Was bleibt einem zwischen dem Erinnern und dem Vergessen? Gibt es noch etwas anderes außer „Ich will das Alte behalten!“ oder „Ich will alles neu!“? Als Gudrun sich diese Frage stellt, hat sie das Gefühl, gerade etwas Wichtiges zu verlieren. Vordergründig ist es ein denkmalgeschütztes Gutshaus, das bereits viele Jahre leer steht. Das Anwesen gehört zur Geschichte ihres Heimatortes im Berliner Umland, aber vor allem gehört es zu ihrer eigenen Geschichte. In der DDR wurde das Haus als Kinderheim genutzt. Dort ist Gudrun aufgewachsen und dort will sie ihren 60. Geburtstag feiern, zehn Jahre nach dem Mauerfall.

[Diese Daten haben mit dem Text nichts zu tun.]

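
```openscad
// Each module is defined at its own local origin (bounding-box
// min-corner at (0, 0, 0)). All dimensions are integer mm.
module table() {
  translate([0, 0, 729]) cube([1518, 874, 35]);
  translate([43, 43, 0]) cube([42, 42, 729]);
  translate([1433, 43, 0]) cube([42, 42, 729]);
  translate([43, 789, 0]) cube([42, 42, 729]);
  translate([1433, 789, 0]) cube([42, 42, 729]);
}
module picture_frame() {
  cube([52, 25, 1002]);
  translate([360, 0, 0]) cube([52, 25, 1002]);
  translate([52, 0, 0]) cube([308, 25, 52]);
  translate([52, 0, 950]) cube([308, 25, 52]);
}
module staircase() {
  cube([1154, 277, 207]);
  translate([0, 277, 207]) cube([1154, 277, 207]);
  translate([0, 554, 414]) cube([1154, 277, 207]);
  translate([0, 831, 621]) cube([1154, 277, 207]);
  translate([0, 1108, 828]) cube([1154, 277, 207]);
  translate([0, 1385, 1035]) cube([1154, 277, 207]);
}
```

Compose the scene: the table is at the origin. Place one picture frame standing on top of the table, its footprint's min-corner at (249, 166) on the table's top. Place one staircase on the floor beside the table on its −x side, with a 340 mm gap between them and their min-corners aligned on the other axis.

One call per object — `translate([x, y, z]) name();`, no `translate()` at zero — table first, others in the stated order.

table();
translate([249, 166, 764]) picture_frame();
translate([-1494, 0, 0]) staircase();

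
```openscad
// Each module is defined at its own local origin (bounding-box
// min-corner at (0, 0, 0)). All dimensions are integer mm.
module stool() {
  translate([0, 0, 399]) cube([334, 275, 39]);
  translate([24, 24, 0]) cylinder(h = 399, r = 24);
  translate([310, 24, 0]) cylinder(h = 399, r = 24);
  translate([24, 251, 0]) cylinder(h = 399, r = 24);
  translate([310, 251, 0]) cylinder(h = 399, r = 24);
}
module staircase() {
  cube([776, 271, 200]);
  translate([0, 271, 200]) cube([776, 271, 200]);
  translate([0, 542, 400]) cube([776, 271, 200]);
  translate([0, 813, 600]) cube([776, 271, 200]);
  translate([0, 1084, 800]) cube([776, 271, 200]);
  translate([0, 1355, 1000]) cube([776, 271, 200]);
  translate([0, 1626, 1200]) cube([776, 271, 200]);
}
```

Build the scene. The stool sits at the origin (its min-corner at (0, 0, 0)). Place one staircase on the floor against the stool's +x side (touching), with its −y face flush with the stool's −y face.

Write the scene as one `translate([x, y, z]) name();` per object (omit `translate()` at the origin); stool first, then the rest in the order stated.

stool();
translate([334, 0, 0]) staircase();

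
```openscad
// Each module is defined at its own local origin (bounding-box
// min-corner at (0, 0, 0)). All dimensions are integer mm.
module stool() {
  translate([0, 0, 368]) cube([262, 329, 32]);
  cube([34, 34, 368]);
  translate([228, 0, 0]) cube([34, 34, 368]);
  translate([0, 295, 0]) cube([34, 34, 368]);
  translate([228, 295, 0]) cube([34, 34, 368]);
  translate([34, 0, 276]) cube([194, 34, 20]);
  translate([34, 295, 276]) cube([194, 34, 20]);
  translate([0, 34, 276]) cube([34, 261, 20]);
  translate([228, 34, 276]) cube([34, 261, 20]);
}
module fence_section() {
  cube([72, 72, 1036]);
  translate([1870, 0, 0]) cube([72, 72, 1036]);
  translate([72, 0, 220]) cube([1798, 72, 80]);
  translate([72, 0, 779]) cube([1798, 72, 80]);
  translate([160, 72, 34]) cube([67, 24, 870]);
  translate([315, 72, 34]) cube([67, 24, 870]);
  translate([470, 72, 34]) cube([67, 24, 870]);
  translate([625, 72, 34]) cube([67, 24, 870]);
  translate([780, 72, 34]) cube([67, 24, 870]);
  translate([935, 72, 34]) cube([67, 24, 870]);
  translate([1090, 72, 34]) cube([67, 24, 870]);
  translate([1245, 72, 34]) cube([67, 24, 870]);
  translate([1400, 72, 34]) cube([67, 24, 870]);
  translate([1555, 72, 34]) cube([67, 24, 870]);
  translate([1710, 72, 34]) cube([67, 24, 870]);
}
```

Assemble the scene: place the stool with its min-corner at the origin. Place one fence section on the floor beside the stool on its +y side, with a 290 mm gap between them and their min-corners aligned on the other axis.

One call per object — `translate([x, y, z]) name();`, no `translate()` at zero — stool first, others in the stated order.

stool();
translate([0, 619, 0]) fence_section();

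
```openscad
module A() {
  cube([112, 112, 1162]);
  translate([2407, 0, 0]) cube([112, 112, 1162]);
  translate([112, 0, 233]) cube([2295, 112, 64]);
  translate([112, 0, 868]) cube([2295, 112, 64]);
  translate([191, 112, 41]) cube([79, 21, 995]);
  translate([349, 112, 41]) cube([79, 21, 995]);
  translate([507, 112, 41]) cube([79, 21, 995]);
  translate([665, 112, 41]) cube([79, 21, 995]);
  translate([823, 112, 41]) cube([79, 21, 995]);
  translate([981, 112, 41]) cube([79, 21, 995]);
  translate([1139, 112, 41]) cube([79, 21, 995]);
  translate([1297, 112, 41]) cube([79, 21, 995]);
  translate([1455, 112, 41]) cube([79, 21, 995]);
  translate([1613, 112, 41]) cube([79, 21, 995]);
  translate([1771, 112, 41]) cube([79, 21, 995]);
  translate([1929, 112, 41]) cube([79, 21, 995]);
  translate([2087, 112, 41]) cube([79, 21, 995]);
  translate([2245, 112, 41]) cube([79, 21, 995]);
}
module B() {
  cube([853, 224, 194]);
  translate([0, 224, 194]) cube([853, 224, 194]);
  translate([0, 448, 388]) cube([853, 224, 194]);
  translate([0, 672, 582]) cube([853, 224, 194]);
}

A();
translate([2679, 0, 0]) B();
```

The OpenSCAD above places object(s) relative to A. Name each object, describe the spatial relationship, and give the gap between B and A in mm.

A is a fence section. B is a staircase. The staircase is on the floor beside the fence section on its +x side. The gap between the staircase and the fence section is 160 mm.

The staircase's nearest face is 160 mm from the fence section's +x face.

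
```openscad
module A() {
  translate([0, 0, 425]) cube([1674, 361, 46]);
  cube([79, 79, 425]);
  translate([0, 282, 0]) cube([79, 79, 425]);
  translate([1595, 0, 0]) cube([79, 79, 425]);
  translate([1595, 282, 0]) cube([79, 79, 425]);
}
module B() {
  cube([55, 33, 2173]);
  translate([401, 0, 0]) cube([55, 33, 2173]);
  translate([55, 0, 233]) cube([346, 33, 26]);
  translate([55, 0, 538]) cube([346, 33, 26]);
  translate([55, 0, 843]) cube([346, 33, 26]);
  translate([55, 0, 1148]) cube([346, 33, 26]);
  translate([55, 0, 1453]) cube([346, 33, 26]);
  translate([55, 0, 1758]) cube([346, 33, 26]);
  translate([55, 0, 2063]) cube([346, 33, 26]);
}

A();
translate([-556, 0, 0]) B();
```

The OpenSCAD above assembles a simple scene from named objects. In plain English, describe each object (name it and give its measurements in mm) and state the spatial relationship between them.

A is a bench: a 1674×361 mm seat slab, 46 mm thick, top at z = 471 mm, on four 79×79 mm square legs flush with the seat corners and standing on z = 0.

B is a wooden ladder with two side rails of 55×33 mm section and 2173 mm height, set 456 mm apart overall. Between them run 7 rectangular rungs (33 mm deep, 26 mm thick), front faces flush with the rails' −y face. The bottom of the first rung is 233 mm above the floor and each subsequent rung is 305 mm higher than the one below.

The ladder is on the floor beside the bench on its −x side.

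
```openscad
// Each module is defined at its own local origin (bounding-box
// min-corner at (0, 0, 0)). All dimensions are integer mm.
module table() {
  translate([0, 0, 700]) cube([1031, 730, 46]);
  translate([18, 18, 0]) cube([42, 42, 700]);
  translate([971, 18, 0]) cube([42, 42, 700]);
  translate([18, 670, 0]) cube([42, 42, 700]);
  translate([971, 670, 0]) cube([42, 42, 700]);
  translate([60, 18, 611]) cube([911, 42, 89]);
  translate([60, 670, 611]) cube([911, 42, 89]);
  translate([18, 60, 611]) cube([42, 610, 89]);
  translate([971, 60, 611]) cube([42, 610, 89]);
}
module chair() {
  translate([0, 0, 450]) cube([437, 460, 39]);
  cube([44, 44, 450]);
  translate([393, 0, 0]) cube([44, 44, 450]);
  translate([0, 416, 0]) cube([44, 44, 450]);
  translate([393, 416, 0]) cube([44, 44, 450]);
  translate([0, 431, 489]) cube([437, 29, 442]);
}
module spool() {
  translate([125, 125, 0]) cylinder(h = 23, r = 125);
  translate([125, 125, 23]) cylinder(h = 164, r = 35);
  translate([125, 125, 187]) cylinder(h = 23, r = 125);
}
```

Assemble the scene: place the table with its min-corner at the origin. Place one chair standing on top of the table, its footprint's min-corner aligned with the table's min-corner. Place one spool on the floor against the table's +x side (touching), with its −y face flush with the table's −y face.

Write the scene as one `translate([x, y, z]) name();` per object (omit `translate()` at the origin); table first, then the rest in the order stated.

table();
translate([0, 0, 746]) chair();
translate([1031, 0, 0]) spool();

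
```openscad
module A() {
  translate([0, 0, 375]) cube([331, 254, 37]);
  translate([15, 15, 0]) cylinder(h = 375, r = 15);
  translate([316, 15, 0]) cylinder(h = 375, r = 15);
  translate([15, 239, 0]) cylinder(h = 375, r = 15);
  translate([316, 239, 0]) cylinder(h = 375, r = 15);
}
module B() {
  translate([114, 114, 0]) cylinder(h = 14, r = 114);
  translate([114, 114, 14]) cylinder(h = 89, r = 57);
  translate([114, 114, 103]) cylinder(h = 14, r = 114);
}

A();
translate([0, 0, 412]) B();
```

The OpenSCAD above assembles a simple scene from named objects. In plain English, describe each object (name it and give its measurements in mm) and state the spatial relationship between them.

A is a four-legged stool. The seat is a 331×254×37 mm slab whose top surface is at z = 412 mm; four round legs, each 30 mm in diameter, run from the floor (z = 0) to the underside of the seat, each leg's axis is inset half a diameter from the nearest pair of seat edges (so the leg's bounding box is flush with the corner).

B is a spool: two coaxial disc flanges of radius 114 mm and thickness 14 mm, joined by a core cylinder of radius 57 mm and height 89 mm. The lower flange rests on z = 0 and the three cylinders share a vertical axis.

The spool is on top of the stool.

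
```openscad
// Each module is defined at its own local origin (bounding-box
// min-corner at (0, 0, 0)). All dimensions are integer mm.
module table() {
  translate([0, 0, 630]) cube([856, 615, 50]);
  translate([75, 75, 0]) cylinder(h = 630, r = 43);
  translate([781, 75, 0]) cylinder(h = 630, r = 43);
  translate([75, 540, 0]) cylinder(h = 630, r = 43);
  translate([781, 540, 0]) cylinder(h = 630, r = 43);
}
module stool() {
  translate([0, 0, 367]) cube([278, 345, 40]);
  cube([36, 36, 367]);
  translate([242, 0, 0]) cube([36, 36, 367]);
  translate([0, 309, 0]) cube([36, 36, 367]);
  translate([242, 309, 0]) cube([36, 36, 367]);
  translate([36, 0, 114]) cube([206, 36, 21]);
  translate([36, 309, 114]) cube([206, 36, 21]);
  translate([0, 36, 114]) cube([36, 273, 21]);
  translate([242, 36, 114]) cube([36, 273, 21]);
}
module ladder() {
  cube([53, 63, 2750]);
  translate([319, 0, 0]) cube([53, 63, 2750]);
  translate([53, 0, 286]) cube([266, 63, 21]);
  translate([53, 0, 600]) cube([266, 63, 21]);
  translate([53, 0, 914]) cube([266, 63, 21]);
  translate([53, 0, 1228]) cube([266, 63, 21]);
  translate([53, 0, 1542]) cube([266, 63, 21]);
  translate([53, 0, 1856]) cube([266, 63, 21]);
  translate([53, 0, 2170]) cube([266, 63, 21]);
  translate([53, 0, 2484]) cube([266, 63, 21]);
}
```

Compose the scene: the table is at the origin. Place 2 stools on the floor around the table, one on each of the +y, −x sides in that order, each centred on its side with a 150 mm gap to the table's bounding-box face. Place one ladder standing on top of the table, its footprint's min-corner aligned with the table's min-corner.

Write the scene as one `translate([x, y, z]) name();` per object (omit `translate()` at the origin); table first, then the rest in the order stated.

table();
translate([289, 765, 0]) stool();
translate([-428, 135, 0]) stool();
translate([0, 0, 680]) ladder();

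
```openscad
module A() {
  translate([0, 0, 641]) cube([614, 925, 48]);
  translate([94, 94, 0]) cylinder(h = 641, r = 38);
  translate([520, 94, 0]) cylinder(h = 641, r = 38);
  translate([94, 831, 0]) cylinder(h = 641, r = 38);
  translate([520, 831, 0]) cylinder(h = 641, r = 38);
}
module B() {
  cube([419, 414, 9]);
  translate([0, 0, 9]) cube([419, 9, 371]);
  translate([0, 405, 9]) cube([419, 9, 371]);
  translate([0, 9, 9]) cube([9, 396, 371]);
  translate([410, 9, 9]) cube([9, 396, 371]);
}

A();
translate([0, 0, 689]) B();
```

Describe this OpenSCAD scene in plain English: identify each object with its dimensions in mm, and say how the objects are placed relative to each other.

A is a table with a 614×925 mm rectangular top, 48 mm thick, top surface at z = 689 mm, supported by four round legs of 76 mm diameter, each leg's bounding box inset 56 mm from the nearest pair of top edges, running from the floor.

B is an open-topped rectangular box: outside dimensions 419×414×380 mm, with a uniform wall and base thickness of 9 mm. The base is a full 419×414 slab on the floor; four walls sit on top of the base. The front and back walls (the −y and +y sides) span the full width; the two side walls fit between them.

The open box is on top of the table.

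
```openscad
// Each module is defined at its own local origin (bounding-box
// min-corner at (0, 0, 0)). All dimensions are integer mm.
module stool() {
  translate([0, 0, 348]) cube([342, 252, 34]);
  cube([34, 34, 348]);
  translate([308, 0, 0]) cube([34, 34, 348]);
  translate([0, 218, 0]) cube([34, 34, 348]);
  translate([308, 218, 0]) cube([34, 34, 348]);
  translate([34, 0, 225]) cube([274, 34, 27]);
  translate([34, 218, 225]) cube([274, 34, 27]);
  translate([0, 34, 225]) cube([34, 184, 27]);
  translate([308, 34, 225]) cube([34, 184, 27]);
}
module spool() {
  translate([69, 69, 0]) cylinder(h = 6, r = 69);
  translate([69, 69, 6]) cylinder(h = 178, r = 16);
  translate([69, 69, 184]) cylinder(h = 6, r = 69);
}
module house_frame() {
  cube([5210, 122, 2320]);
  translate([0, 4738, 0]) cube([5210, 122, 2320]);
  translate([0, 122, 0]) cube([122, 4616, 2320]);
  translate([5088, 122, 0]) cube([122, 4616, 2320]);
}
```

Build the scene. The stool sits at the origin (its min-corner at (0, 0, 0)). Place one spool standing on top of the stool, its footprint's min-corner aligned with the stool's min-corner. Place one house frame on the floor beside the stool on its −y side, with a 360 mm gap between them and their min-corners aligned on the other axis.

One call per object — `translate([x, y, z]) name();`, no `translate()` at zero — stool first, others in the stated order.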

Sie hat einen großen Saal geschmückt, die Tafel gedeckt, schnell noch ein wackelndes Tischbein justiert und im Voraus bei ihrer Tochter Lara eine Rede zu ihrem Ehrentag bestellt. Doch nicht alles läuft nach Plan. Zwar empfängt und besingt man die Jubilarin wie eine Königin, doch dann erfährt sie im Laufe des Abends, was alle im Ort längst wissen: Jens, der Bürgermeister, wird das Haus an einen westdeutschen Investor verkaufen. Ein Luxushotel soll entstehen. Das bringt Arbeitsplätze, das hat Zukunft und niemand muss dabei zusehen, wie das einst herrschaftliche Haus zur Ruine zerfällt. Doch Gudrun hat andere Pläne, und sie ist es gewohnt, dass sie die Richtung vorgibt. Sie ist überzeugt davon, dass niemand aus dem Städtchen in dem künftigen Fünf-Sterne-Hotel je eine Tasse Kaffee trinken wird.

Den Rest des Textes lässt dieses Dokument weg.